A flow rate ranging from 1.0 to 1.5 mL/min was used resulting in approximately 15 min per trial chromatographic separation. The eluent was monitored optically at 254 nm for acetylacetone and at 320 nm for VO(acac)₂ unless otherwise specified [10].

4.3. Imaging Studies with [⁴⁸V]VO(acac)₂

HSD athymic, female, nude mice were acquired from Harlan-Envigo (Indianapolis, IN 46250, USA) and three mice were inoculated subcutaneously with 1 × 10⁶ to 5 × 10⁶ HCA-7 cells in the right hind limb. Tumors were allowed to grow for up to 6 weeks until a tumor volume > 100 mm³ was reached.

[⁴⁸V]VO(acac)₂ was prepared by evaporating the solution to dryness and reconstituting it in normal saline.

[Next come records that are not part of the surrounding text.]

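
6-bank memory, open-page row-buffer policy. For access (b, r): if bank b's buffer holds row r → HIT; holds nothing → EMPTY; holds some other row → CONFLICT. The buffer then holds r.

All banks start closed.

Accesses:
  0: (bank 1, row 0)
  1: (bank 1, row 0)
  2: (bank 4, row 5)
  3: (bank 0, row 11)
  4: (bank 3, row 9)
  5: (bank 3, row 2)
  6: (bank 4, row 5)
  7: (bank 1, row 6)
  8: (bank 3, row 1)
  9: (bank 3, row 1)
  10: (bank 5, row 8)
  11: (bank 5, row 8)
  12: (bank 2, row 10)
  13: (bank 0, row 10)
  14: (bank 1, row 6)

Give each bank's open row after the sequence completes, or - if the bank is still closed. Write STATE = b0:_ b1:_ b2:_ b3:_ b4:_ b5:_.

0: bank 1 row 0 — prev None → EMPTY
1: bank 1 row 0 — prev 0 → HIT
2: bank 4 row 5 — prev None → EMPTY
3: bank 0 row 11 — prev None → EMPTY
4: bank 3 row 9 — prev None → EMPTY
5: bank 3 row 2 — prev 9 → CONFLICT
6: bank 4 row 5 — prev 5 → HIT
7: bank 1 row 6 — prev 0 → CONFLICT
8: bank 3 row 1 — prev 2 → CONFLICT
9: bank 3 row 1 — prev 1 → HIT
10: bank 5 row 8 — prev None → EMPTY
11: bank 5 row 8 — prev 8 → HIT
12: bank 2 row 10 — prev None → EMPTY
13: bank 0 row 10 — prev 11 → CONFLICT
14: bank 1 row 6 — prev 6 → HIT

STATE = b0:10 b1:6 b2:10 b3:1 b4:5 b5:8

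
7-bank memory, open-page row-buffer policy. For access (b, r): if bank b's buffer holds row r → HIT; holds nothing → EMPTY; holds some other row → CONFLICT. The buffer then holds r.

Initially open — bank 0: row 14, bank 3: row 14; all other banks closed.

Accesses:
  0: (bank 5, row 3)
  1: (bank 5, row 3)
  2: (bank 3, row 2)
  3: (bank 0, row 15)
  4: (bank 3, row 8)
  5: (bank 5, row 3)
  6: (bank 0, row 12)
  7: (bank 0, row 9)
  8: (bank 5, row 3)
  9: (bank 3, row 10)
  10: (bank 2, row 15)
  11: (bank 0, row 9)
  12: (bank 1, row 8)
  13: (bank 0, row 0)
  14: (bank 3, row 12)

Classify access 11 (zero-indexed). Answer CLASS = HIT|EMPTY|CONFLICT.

0: bank 5 row 3 — prev None → EMPTY
1: bank 5 row 3 — prev 3 → HIT
2: bank 3 row 2 — prev 14 → CONFLICT
3: bank 0 row 15 — prev 14 → CONFLICT
4: bank 3 row 8 — prev 2 → CONFLICT
5: bank 5 row 3 — prev 3 → HIT
6: bank 0 row 12 — prev 15 → CONFLICT
7: bank 0 row 9 — prev 12 → CONFLICT
8: bank 5 row 3 — prev 3 → HIT
9: bank 3 row 10 — prev 8 → CONFLICT
10: bank 2 row 15 — prev None → EMPTY
11: bank 0 row 9 — prev 9 → HIT
12: bank 1 row 8 — prev None → EMPTY
13: bank 0 row 0 — prev 9 → CONFLICT
14: bank 3 row 12 — prev 10 → CONFLICT

CLASS = HIT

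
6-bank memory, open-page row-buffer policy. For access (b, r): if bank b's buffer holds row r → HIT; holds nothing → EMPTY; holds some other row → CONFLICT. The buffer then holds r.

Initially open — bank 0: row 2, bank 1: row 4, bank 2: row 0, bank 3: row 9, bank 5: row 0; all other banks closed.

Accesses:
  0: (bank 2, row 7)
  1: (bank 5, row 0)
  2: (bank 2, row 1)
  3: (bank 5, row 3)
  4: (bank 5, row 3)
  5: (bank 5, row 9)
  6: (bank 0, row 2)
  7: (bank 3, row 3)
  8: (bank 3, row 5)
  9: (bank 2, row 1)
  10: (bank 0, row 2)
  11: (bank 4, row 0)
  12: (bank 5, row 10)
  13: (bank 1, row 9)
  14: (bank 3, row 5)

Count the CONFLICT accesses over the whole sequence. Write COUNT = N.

#0 (2,7) C  (was 0)
#1 (5,0) H  (was 0)
#2 (2,1) C  (was 7)
#3 (5,3) C  (was 0)
#4 (5,3) H  (was 3)
#5 (5,9) C  (was 3)
#6 (0,2) H  (was 2)
#7 (3,3) C  (was 9)
#8 (3,5) C  (was 3)
#9 (2,1) H  (was 1)
#10 (0,2) H  (was 2)
#11 (4,0) E
#12 (5,10) C  (was 9)
#13 (1,9) C  (was 4)
#14 (3,5) H  (was 5)

COUNT = 8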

Prior to imaging studies, mice were anesthetized and injected via the tail vein with approximately 2.8 MBq (75 µCi) of [⁴⁸V]VO(acac)₂ in normal saline. Animals were imaged for 4 h using a β-Cube PET system (Molecubes, Lexington, MA 02421, USA). Computed tomography (CT) scans were obtained after PET imaging. After 4 h, the animals were sacrificed and biodistribution studies were performed. All tissues were assayed with the use of a gamma counter. Time-activity curves were obtained using Vivo-Quant (Invicro, Needham Heights, MA 02494, USA). Regions of interest (ROIs) were manually selected per animal based on the CT scan and confirmed with the PET image to measure the activity in the organ as a function of time.

All animals were handled and studies were conducted in accordance with protocols approved by The University of Chicago Institutional Animal Care and Use Committee.

5. Conclusions

In this investigation, we have described the synthesis of [⁴⁸V]VO(acac)₂, a novel radiotracer, and characterized it according to its HPLC chromatographic behavior. This more efficient synthesis method, requiring only four days to complete, provided a yield of 27 MBq. Although the yield was comparable to that of 32 MBq ± 3 MBq in our previous study that required approximately three weeks for preparation of the radiometallochelate [16], the present method requiring only four days represented a substantial time improvement. Illustrative preclinical imaging studies demonstrated higher time dependent uptake of [⁴⁸V]VO(acac)₂ in xenograft tumor tissue compared to that in skeletal muscle tissue. Further investigation is needed to accurately determine the maximum uptake of the radiotracer in xenograft tumors over time and in all organs for a complete biodistribution study.